On Friday, September 26, 2014, Governor Jerry Brown signed AB 2607 into law. This legislation, introduced by Assemblymember Nancy Skinner, provides additional protection to foster youth who “cross over” into the juvenile justice system. AB 2607 provides that foster children must never receive more punitive treatment than other minors in the delinquency system by being held in juvenile detention beyond the time when they should be released. AB 2607 prohibits a county from detaining a dual-status minor in juvenile hall beyond the completion of any period of confinement imposed by the court. If additional court hearings and team discussions are needed to discuss the minor’s long-term placement, those hearings and meetings should occur after the minor has been released from juvenile hall.
Foster youth who enter the juvenile justice system in California are called dual-status, or “crossover” youth, because they are governed by two different parts of the juvenile court system: the dependency system for abused, abandoned and neglected minors (foster children) and the delinquency system. Although dual-st
atus youth make up only a small portion of juveniles in the foster care system (in California, there are approximately 3,000 foster youth in the juvenile justice system at any given time), these youth are by definition uniquely in need of support services, even among the broader population of abused or neglected children.

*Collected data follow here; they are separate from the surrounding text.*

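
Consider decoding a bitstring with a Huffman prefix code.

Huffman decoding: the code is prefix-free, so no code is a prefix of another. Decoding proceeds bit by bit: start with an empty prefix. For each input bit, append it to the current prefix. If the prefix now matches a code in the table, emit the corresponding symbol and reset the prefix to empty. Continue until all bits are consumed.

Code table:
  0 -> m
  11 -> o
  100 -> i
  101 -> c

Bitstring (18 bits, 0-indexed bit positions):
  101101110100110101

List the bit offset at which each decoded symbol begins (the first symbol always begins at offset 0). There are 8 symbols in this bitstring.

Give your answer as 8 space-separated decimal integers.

Bit 0: prefix='1' (no match yet)
Bit 1: prefix='10' (no match yet)
Bit 2: prefix='101' -> emit 'c', reset
Bit 3: prefix='1' (no match yet)
Bit 4: prefix='10' (no match yet)
Bit 5: prefix='101' -> emit 'c', reset
Bit 6: prefix='1' (no match yet)
Bit 7: prefix='11' -> emit 'o', reset
Bit 8: prefix='0' -> emit 'm', reset
Bit 9: prefix='1' (no match yet)
Bit 10: prefix='10' (no match yet)
Bit 11: prefix='100' -> emit 'i', reset
Bit 12: prefix='1' (no match yet)
Bit 13: prefix='11' -> emit 'o', reset
Bit 14: prefix='0' -> emit 'm', reset
Bit 15: prefix='1' (no match yet)
Bit 16: prefix='10' (no match yet)
Bit 17: prefix='101' -> emit 'c', reset

Answer: 0 3 6 8 9 12 14 15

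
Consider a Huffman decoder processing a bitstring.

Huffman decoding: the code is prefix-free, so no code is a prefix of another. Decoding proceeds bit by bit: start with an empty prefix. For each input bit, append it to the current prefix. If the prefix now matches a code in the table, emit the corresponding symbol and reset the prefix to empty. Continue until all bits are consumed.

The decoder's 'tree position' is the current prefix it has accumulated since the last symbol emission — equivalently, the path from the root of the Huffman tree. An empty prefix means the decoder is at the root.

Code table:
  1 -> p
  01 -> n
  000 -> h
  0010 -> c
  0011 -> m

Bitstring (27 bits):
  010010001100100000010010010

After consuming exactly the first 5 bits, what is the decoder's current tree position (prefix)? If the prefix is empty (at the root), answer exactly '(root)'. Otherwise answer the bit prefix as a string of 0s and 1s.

Bit 0: prefix='0' (no match yet)
Bit 1: prefix='01' -> emit 'n', reset
Bit 2: prefix='0' (no match yet)
Bit 3: prefix='00' (no match yet)
Bit 4: prefix='001' (no match yet)

Answer: 001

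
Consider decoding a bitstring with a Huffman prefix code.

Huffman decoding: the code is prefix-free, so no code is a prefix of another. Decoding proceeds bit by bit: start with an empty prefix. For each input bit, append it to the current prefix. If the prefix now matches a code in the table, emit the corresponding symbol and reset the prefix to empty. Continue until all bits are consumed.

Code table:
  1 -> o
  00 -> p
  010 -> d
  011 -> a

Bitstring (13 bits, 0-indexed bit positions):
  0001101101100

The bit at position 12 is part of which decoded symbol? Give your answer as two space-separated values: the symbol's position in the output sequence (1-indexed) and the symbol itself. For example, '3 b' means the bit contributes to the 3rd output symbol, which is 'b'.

Bit 0: prefix='0' (no match yet)
Bit 1: prefix='00' -> emit 'p', reset
Bit 2: prefix='0' (no match yet)
Bit 3: prefix='01' (no match yet)
Bit 4: prefix='011' -> emit 'a', reset
Bit 5: prefix='0' (no match yet)
Bit 6: prefix='01' (no match yet)
Bit 7: prefix='011' -> emit 'a', reset
Bit 8: prefix='0' (no match yet)
Bit 9: prefix='01' (no match yet)
Bit 10: prefix='011' -> emit 'a', reset
Bit 11: prefix='0' (no match yet)
Bit 12: prefix='00' -> emit 'p', reset

Answer: 5 p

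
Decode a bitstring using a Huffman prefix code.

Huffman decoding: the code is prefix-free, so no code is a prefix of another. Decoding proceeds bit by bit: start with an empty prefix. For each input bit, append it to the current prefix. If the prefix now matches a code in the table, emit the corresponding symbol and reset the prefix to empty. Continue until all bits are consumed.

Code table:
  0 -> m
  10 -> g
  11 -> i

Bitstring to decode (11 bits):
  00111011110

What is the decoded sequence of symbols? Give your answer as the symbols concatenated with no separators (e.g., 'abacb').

Bit 0: prefix='0' -> emit 'm', reset
Bit 1: prefix='0' -> emit 'm', reset
Bit 2: prefix='1' (no match yet)
Bit 3: prefix='11' -> emit 'i', reset
Bit 4: prefix='1' (no match yet)
Bit 5: prefix='10' -> emit 'g', reset
Bit 6: prefix='1' (no match yet)
Bit 7: prefix='11' -> emit 'i', reset
Bit 8: prefix='1' (no match yet)
Bit 9: prefix='11' -> emit 'i', reset
Bit 10: prefix='0' -> emit 'm', reset

Answer: mmigiim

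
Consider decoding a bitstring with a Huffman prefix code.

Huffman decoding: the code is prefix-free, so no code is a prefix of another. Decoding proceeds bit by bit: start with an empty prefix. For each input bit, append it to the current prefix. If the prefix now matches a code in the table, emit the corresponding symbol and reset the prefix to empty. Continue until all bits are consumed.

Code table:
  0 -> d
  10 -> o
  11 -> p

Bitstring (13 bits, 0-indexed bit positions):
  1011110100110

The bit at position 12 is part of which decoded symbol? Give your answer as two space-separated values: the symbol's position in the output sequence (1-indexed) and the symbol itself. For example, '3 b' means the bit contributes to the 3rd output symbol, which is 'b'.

Answer: 8 d

Derivation:
Bit 0: prefix='1' (no match yet)
Bit 1: prefix='10' -> emit 'o', reset
Bit 2: prefix='1' (no match yet)
Bit 3: prefix='11' -> emit 'p', reset
Bit 4: prefix='1' (no match yet)
Bit 5: prefix='11' -> emit 'p', reset
Bit 6: prefix='0' -> emit 'd', reset
Bit 7: prefix='1' (no match yet)
Bit 8: prefix='10' -> emit 'o', reset
Bit 9: prefix='0' -> emit 'd', reset
Bit 10: prefix='1' (no match yet)
Bit 11: prefix='11' -> emit 'p', reset
Bit 12: prefix='0' -> emit 'd', reset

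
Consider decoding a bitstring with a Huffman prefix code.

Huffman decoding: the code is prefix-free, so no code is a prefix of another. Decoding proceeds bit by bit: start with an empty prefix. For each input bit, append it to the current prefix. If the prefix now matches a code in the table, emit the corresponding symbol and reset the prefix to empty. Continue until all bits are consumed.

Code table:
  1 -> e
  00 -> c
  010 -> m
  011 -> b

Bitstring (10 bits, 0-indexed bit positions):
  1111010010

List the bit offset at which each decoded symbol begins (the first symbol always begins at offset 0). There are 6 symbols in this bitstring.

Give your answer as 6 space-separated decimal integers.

Answer: 0 1 2 3 4 7

Derivation:
Bit 0: prefix='1' -> emit 'e', reset
Bit 1: prefix='1' -> emit 'e', reset
Bit 2: prefix='1' -> emit 'e', reset
Bit 3: prefix='1' -> emit 'e', reset
Bit 4: prefix='0' (no match yet)
Bit 5: prefix='01' (no match yet)
Bit 6: prefix='010' -> emit 'm', reset
Bit 7: prefix='0' (no match yet)
Bit 8: prefix='01' (no match yet)
Bit 9: prefix='010' -> emit 'm', reset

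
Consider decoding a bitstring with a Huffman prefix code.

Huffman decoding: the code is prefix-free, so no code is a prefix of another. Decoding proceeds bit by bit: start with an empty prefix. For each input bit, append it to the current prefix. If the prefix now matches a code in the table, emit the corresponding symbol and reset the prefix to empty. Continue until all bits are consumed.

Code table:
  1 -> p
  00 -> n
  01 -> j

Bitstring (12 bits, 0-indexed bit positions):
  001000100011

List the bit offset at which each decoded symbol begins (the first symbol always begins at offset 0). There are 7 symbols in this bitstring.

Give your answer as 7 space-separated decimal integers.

Answer: 0 2 3 5 7 9 11

Derivation:
Bit 0: prefix='0' (no match yet)
Bit 1: prefix='00' -> emit 'n', reset
Bit 2: prefix='1' -> emit 'p', reset
Bit 3: prefix='0' (no match yet)
Bit 4: prefix='00' -> emit 'n', reset
Bit 5: prefix='0' (no match yet)
Bit 6: prefix='01' -> emit 'j', reset
Bit 7: prefix='0' (no match yet)
Bit 8: prefix='00' -> emit 'n', reset
Bit 9: prefix='0' (no match yet)
Bit 10: prefix='01' -> emit 'j', reset
Bit 11: prefix='1' -> emit 'p', reset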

Currently counties have the option of “switching off” the foster child status of foster children when they are placed into juvenile detention. As a result, minors often lose support from the juvenile dependency system, including social workers, attorneys, and judges who are intimately familiar with their families, backgrounds, and needs. Dual-status youth may also lose their placements and fall behind or withdraw from school once they enter the delinquency system. Because of their complex issues and needs, including the difficulty of finding appropriate placements, dual-status youth often spend additional time in juvenile hall, even after serving all of the confinement time ordered by the juvenile court.
PJDC Board Member Roger Chan, executive director of the East Bay Children’s Law Office, worked tirelessly to gather support for this important legislation and to ensure its passage.